Virginia Muwanigwa (L) the Director of Humanitarian Information Facilitation Centre at the women's roundtable meeting in Harare

Women clamour to break through the limitations of patriarchy

By Byron Mutingwende

 

Women are making great strides in trying to break the social norms, stereotypes and religious beliefs that are hindering efforts to bring about gender equality and equity.

 

Speaking during the commemoration of International Women’s Day held at the National Art Gallery in Harare on 8 March 2018, Isabella Matambanadzo, a women’s rights activist, bemoaned the fact that women were the source of income but had constituted a minority in leadership positions.

 

“As women, we are not given the access to sources of income including land for farming, tourism and mining. We are the sources of income. We bring food to the table but our efforts are not recognised in the society. We are always under men. Women need access to land for farming, tourism and mining. The women have no control over all sources of income because of the patriarchal society we are living in today.

 

“It is hard to believe that we are in the 21st century where women are still looked down upon. The women’s voices are not heard; they cannot express their views ether politically or socially,” Matambanadzo said.

 

Virginia Muwanigwa, the Director of the Humanitarian Information Facilitation Centre (HIFC), urged activists to fight for women’s rights until gender parity prevails in communities and fair treatment of women is achieved.

 

“In our societies, men must know the rights of women as well as respect them. We witness that women are always blamed in many instances and we do not accept such kinds of behaviour,” Muwanigwa said.

 

Pauline Gundidza, a female musician, reckons that in the music industry it is hard for female artists to break through without going through sexual violence or dressing revealingly to be noticed.

 

“It is hard to be in the music industry because we go through a lot to be recognised as female musicians. Men expect us to be dressed sexually so as to attract them. The society mistakes us for sisters of the night just because we are in the music industry. A lot has to be done in our society so that they will recognise us for who we are,” Gundidza said.

 

This year’s commemoration of International Women’s Day (Thursday, March 8) comes against the backdrop of unprecedented – global marginalisation for women’s rights, equality and justice.

 

Sexual harassment, violence and discrimination against women have captured headlines and public discourse, propelled by a rising determination for change.

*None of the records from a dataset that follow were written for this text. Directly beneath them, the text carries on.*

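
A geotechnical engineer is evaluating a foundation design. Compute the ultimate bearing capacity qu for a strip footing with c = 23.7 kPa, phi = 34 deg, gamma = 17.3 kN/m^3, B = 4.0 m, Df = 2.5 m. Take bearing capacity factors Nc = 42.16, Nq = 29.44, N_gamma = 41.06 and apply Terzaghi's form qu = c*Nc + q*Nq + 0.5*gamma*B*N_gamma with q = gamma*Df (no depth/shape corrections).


Compute qu = c*Nc + gamma*Df*Nq + 0.5*gamma*B*N_gamma
Term 1: 23.7 * 42.16 = 999.192
Term 2: 17.3 * 2.5 * 29.44 = 1273.28
Term 3: 0.5 * 17.3 * 4.0 * 41.06 = 1420.676
qu = 999.192 + 1273.28 + 1420.676
qu = 3693.15 kPa


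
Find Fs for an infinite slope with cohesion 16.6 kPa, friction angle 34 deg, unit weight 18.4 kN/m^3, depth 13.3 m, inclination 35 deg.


Using Fs = c / (gamma*H*sin(beta)*cos(beta)) + tan(phi)/tan(beta)
Cohesion contribution = 16.6 / (18.4*13.3*sin(35)*cos(35))
Cohesion contribution = 0.144372
Friction contribution = tan(34)/tan(35) = 0.963298
Fs = 0.144372 + 0.963298
Fs = 1.108


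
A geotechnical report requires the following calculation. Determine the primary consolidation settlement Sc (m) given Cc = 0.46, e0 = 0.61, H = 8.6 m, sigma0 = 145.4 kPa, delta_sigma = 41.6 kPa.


Result: 0.2685 m

Derivation:
Using Sc = Cc * H / (1 + e0) * log10((sigma0 + delta_sigma) / sigma0)
Stress ratio = (145.4 + 41.6) / 145.4 = 1.28611
log10(1.28611) = 0.109277
Cc * H / (1 + e0) = 0.46 * 8.6 / (1 + 0.61) = 2.45714
Sc = 2.45714 * 0.109277
Sc = 0.2685 m


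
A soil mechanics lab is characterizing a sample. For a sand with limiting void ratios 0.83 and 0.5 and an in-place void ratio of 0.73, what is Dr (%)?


Result: 30.3 %

Derivation:
Using Dr = (e_max - e) / (e_max - e_min) * 100
e_max - e = 0.83 - 0.73 = 0.1
e_max - e_min = 0.83 - 0.5 = 0.33
Dr = 0.1 / 0.33 * 100
Dr = 30.3 %


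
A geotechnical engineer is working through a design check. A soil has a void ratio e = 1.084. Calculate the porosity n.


Using the relation n = e / (1 + e)
n = 1.084 / (1 + 1.084)
n = 1.084 / 2.084
n = 0.5202


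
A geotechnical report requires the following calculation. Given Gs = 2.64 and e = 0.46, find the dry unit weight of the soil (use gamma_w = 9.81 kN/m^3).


Result: 17.739 kN/m^3

Derivation:
Using gamma_d = Gs * gamma_w / (1 + e)
gamma_d = 2.64 * 9.81 / (1 + 0.46)
gamma_d = 2.64 * 9.81 / 1.46
gamma_d = 17.739 kN/m^3


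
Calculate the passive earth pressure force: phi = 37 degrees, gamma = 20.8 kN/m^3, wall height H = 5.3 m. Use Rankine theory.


Result: 1175.2 kN/m

Derivation:
Compute passive earth pressure coefficient:
Kp = tan^2(45 + phi/2) = tan^2(63.5) = 4.022791
Compute passive force:
Pp = 0.5 * Kp * gamma * H^2
Pp = 0.5 * 4.022791 * 20.8 * 5.3^2
Pp = 1175.2 kN/m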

In Zimbabwe too, headlines continue to depict the bad news – stories of violence against women and girls; women’s struggles for access to health and access to justice; among others – sprinkled with a more concerted media effort to tell the stories of women rising to positions of leadership and the doors beginning to crack open in various spheres.

 

The roots of IWD are grounded in the Socialists’ movements and protests of women workers for their labour rights. IWD was celebrated for the first time in 1911 in Austria, Denmark, Germany and Switzerland where more than one million women and men attended rallies to demand women’s right to vote, to hold public office, the right to work, to vocational training and an end to discrimination on the job.

 

This year’s International Women’s Day (IWD) theme is focused on the activism of women in the rural and urban areas to change their lives, a befitting tribute to the day’s history.

 

But the gender disparities between women in the urban and rural areas in Zimbabwe are still wide. The media stories emanating from the rural areas, where most of Zimbabwean women reside, continue to foster a narrative of women and girls who remain marginalised and on the fringes of national development.